3.) Horizon scan for good customer experience

There may be a myriad of external factors going on, but the customer still knows best, and they know when you’ve disappointed. There’s no excuse for a shoddy online experience and marketers must invest in removing friction points. Having broader campaigns which focus on a product range rather than on a particular stock item can help ease supply issues, and looping in the whole organisation to help out – such as Marks and Spencer did last year when it deployed head office staff from HR to procurement to pick and pack to meet online orders and create localized click and collect hubs – can create PR and good CX.

4.) Cookies off menu

With soaring consumer demand comes the perfect opportunity to start building out client lists and first party data by offering meaningful newsletter subscriptions and loyalty programs. By finding ways around relying on third party cookies, brands can ensure to continue talking directly to their customers.

5.) Look at the larger picture: performance vs brand

Beyond the evergreen success factors, brands need to think long-term, even when creating their seasonal, promotional campaigns. Performance marketing using high frequency and targeted multi-channel content will drive sales and give great ROI in ‘high engagement’ weeks such as the run up to Black Friday, the countdown to Easter or the weeks leading to Christmas.

Covid highlighted that focusing on the short term can be detrimental when something attacks your base business, so despite short term pressures, the smart marketer will still invest in brand building. A strong relationship between brand and consumer will strengthen the base business when challenges do come.

It’s crucial to find the right balance between brand and performance activities and to understand how brand messaging and prospecting executions perform alongside performance and conversion marketing and messaging.

We’ve found that oversized lower funnel marketing strategies and budgets can lead to short bursts of success and at the expense of new customer acquisition that generates sustainable sales and brand growth.

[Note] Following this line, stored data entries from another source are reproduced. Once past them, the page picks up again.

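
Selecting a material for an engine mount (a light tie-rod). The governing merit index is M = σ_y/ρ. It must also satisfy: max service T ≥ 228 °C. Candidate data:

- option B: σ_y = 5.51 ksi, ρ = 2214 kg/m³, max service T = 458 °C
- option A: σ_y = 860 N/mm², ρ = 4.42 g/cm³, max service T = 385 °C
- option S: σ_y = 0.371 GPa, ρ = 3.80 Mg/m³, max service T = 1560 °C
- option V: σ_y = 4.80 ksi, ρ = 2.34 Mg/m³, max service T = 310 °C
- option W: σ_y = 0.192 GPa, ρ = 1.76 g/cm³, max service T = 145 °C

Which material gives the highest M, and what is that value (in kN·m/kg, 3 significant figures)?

Screen on constraints: max service T ≥ 228 °C. Survivors: option B, option A, option S, option V.
In SI units:
  option B: σ_y = 37.99 MPa, ρ = 2214 kg/m³
  option A: σ_y = 860.0 MPa, ρ = 4420 kg/m³
  option S: σ_y = 371.0 MPa, ρ = 3800 kg/m³
  option V: σ_y = 33.09 MPa, ρ = 2340 kg/m³
  option A: M = 195 kN·m/kg
  option S: M = 97.6 kN·m/kg
  option B: M = 17.2 kN·m/kg
  option V: M = 14.1 kN·m/kg
Option A ranks first.

option A, M = 195 kN·m/kg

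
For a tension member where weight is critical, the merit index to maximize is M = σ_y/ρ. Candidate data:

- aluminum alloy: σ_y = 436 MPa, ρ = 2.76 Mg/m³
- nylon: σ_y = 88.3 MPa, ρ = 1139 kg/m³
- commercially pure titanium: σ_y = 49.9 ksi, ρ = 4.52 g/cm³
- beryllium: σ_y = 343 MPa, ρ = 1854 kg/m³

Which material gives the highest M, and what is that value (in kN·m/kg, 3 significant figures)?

beryllium, M = 185 kN·m/kg

In SI units:
  aluminum alloy: σ_y = 436.0 MPa, ρ = 2760 kg/m³
  nylon: σ_y = 88.30 MPa, ρ = 1139 kg/m³
  commercially pure titanium: σ_y = 344.0 MPa, ρ = 4520 kg/m³
  beryllium: σ_y = 343.0 MPa, ρ = 1854 kg/m³
  beryllium: M = 185 kN·m/kg
  aluminum alloy: M = 158 kN·m/kg
  nylon: M = 77.5 kN·m/kg
  commercially pure titanium: M = 76.1 kN·m/kg
Beryllium ranks first.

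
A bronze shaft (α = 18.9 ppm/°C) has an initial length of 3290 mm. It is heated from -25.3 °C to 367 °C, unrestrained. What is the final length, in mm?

ΔT = 367 − (-25.3) = 392.3 K.
ΔL = α·L₀·ΔT = 18.9×10⁻⁶ × 3290 mm × 392.3 K = 24.4 mm.
L = L₀ + ΔL = 3290 + 24.4 = 3314.4 mm.

3314.4 mm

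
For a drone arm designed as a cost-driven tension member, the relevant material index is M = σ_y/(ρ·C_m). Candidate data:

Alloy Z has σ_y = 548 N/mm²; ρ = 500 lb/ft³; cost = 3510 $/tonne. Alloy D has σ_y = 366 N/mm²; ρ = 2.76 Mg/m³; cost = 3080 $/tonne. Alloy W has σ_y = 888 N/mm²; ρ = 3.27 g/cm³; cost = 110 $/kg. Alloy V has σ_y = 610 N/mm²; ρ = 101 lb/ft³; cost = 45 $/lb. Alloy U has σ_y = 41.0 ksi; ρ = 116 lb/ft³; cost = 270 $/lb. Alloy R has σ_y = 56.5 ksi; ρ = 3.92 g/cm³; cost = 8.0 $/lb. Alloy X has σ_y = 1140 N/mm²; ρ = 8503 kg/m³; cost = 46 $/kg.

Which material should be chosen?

alloy D

Convert each candidate to consistent units, then evaluate M:
  alloy Z: σ_y = 548.0 MPa, ρ = 8009 kg/m³, cost = 3.510 $/kg
  alloy D: σ_y = 366.0 MPa, ρ = 2760 kg/m³, cost = 3.080 $/kg
  alloy W: σ_y = 888.0 MPa, ρ = 3270 kg/m³, cost = 110.0 $/kg
  alloy V: σ_y = 610.0 MPa, ρ = 1618 kg/m³, cost = 99.21 $/kg
  alloy U: σ_y = 282.7 MPa, ρ = 1858 kg/m³, cost = 595.2 $/kg
  alloy R: σ_y = 389.6 MPa, ρ = 3920 kg/m³, cost = 17.64 $/kg
  alloy X: σ_y = 1140 MPa, ρ = 8503 kg/m³, cost = 46.00 $/kg
  alloy D: M = 43.1 kN·m per $
  alloy Z: M = 19.5 kN·m per $
  alloy R: M = 5.63 kN·m per $
  alloy V: M = 3.80 kN·m per $
  alloy X: M = 2.91 kN·m per $
  alloy W: M = 2.47 kN·m per $
  alloy U: M = 0.256 kN·m per $
Highest index: alloy D.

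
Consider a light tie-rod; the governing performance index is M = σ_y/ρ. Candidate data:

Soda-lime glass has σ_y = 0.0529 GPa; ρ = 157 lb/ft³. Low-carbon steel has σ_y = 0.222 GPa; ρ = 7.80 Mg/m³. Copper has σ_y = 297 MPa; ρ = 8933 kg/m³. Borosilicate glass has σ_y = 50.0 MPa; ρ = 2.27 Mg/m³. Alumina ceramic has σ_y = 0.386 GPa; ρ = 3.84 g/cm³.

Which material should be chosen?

alumina ceramic

After converting to SI:
  soda-lime glass: σ_y = 52.90 MPa, ρ = 2515 kg/m³
  low-carbon steel: σ_y = 222.0 MPa, ρ = 7800 kg/m³
  copper: σ_y = 297.0 MPa, ρ = 8933 kg/m³
  borosilicate glass: σ_y = 50.00 MPa, ρ = 2270 kg/m³
  alumina ceramic: σ_y = 386.0 MPa, ρ = 3840 kg/m³
  alumina ceramic: M = 101 kN·m/kg
  copper: M = 33.2 kN·m/kg
  low-carbon steel: M = 28.5 kN·m/kg
  borosilicate glass: M = 22.0 kN·m/kg
  soda-lime glass: M = 21.0 kN·m/kg
Highest index: alumina ceramic.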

In the long-term, heavy upper funnel marketing strategies outperform heavy lower funnel strategies by 65%.

6.) Measure holistically and in one currency

Finally, marketers need to always keep in mind that marketing doesn’t work in silos. They should avoid using performance metrics for budgeting decisions and should consciously and comprehensively measure both online and offline business drivers across channels and ecosystems.

Looking at research from our ROI Genome, last click and performance metrics overstate impacts from some tactics by 2-10x and severely understate the role of tactics like video and audio. Indeed, video advertising has 2x the half-life and 160% higher impacts in weeks after delivery vs non-video content, but this is only apparent if you measure it. The world is now omnichannel, with online and offline blending and interacting more than ever. Focusing only on immediate short-term conversion metrics and downplaying lasting impacts leads to longer term sales losses.

Key Performance Indicators that represent short- and long-term success can help marketers to continue adapting to the changes in the marketing ecosystem and analyzing the true value of holiday campaigns. A clear definition of KPIs helps to identify what success looks like and sharpens focus across the whole company.

7.) Never stop adapting

As the advertising ecosystem continues to evolve with new and emerging platforms and formats, marketers have an ever-increasing toolbox, but not all new tools will be fit for purpose. Test and learn programs can help create speed to insight when it comes to trying out new tools, formats, or creatives. We’ve found that brands that adopt these types of measurement programs achieve 25-70% ROI gains.

By following our evergreen rules, while thinking long-term and measuring holistically, marketers can ensure that their festive campaigns deliver eggs-cellent results.